Wacom's Bamboo: the active area measures 14.7 x 9.2cm
The Bamboo has four function keys, which make it easy to set keyboard shortcuts when the keyboard itself is out of range. While this was a useful tool on the larger Intuos models, the size of the tablet makes the keys seem a little superfluous as the keyboard is unlikely to be placed too far out of reach.
The Bamboo has an iPod-reminiscent dial for scrolling and zooming - replacing the two touchstrips on the Intuos 3. It's incredibly sensitive to the touch, and can be a little erratic and imprecise, sure to be an annoyance to even the most steady handed of artists.
No DPI figure, no linux report, no rho/phi and force-metrics, no flossing the pen for retrieval?
Replacement for Intuos?
This isn't the successor of the intuos. The intuos has many more features (tilt, rotational sensitivity, support for different types of pens etc.), and is meant for more serious gaphical work. This is a much simpler model to tempt more casual users, more on par with the graphire line than the intuos.

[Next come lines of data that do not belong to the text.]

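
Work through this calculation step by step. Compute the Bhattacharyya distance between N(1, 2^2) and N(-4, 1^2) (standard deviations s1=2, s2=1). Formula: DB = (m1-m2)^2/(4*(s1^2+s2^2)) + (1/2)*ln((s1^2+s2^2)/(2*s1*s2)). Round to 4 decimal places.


Bhattacharyya distance between two Gaussians:
DB = (m1-m2)^2/(4*(s1^2+s2^2)) + (1/2)*ln((s1^2+s2^2)/(2*s1*s2)).
(m1-m2)^2 = (5)^2 = 25.
s1^2+s2^2 = 4 + 1 = 5.
term1 = 25/20 = 1.25.
term2 = 0.5*ln(5/4.0) = 0.111572.
DB = 1.25 + 0.111572 = 1.3616

1.3616


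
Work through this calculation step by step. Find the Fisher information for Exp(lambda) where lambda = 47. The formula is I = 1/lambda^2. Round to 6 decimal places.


Fisher information for exponential: I(lambda) = 1/lambda^2.
lambda = 47, lambda^2 = 2209.
I = 1/2209 = 0.000453

0.000453


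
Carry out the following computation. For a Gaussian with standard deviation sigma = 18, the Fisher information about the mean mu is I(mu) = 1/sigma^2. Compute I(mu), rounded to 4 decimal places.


The Fisher information for the mean of a normal distribution is I(mu) = 1/sigma^2.
sigma = 18, so sigma^2 = 324.
I(mu) = 1/324 = 0.0031

0.0031


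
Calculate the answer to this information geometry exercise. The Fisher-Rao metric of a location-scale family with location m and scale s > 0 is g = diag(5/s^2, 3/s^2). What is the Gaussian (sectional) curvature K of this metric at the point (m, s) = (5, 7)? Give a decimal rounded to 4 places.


The metric has the form g = (A dm^2 + B ds^2)/s^2 with A = 5, B = 3.
Substitute u = sqrt(A/B)*m: g = B*(du^2 + ds^2)/s^2, i.e. B times the
Poincare upper half-plane metric, which has constant Gaussian curvature -1.
Scaling a 2D metric by a constant c divides the Gaussian curvature by c,
so K = -1/B = -1/(3) = -0.3333 everywhere (the point (m, s) = (5, 7) is irrelevant:
the curvature is constant).
The requested Gaussian curvature is K = -0.3333.

-0.3333


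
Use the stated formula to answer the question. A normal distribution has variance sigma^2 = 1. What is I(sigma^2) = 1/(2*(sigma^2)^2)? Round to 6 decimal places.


Fisher information for variance: I(sigma^2) = 1/(2*sigma^4).
sigma^2 = 1, so sigma^4 = 1.
I = 1/(2*1) = 1/2 = 0.500000

0.500000


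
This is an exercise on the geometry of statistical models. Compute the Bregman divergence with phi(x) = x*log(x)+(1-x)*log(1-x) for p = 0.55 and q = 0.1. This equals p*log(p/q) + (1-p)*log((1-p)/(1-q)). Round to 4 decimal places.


Bregman divergence with negative entropy generator:
D = p*log(p/q) + (1-p)*log((1-p)/(1-q)).
p = 0.55, q = 0.1.
p*log(p/q) = 0.55*log(0.55/0.1) = 0.937611.
(1-p)*log((1-p)/(1-q)) = 0.45*log(0.45/0.9) = -0.311916.
D = 0.937611 + -0.311916 = 0.6257

0.6257


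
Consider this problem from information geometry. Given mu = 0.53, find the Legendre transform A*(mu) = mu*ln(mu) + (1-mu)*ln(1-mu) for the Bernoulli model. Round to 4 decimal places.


Legendre transform for Bernoulli:
A*(mu) = mu*log(mu) + (1-mu)*log(1-mu).
mu = 0.53, 1-mu = 0.47.
mu*log(mu) = 0.53*log(0.53) = -0.336485.
(1-mu)*log(1-mu) = 0.47*log(0.47) = -0.354861.
A* = -0.336485 + -0.354861 = -0.6913

-0.6913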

"if no they will both disappear down the back of the desk in no time at all."
Is it too simple of me to suggest that you simply retrieve them when this happens? I could think of a number of electronic devices that fall down the back of desks... what a strange thing to point out.
Surely a tablet encased in bamboo would be more friendly to the environment than one cased in plastic; bamboo grows back much quicker than plastic.
does that pen holder attach
to the main unit? if no they will both disappear down the back of the desk in no time at all.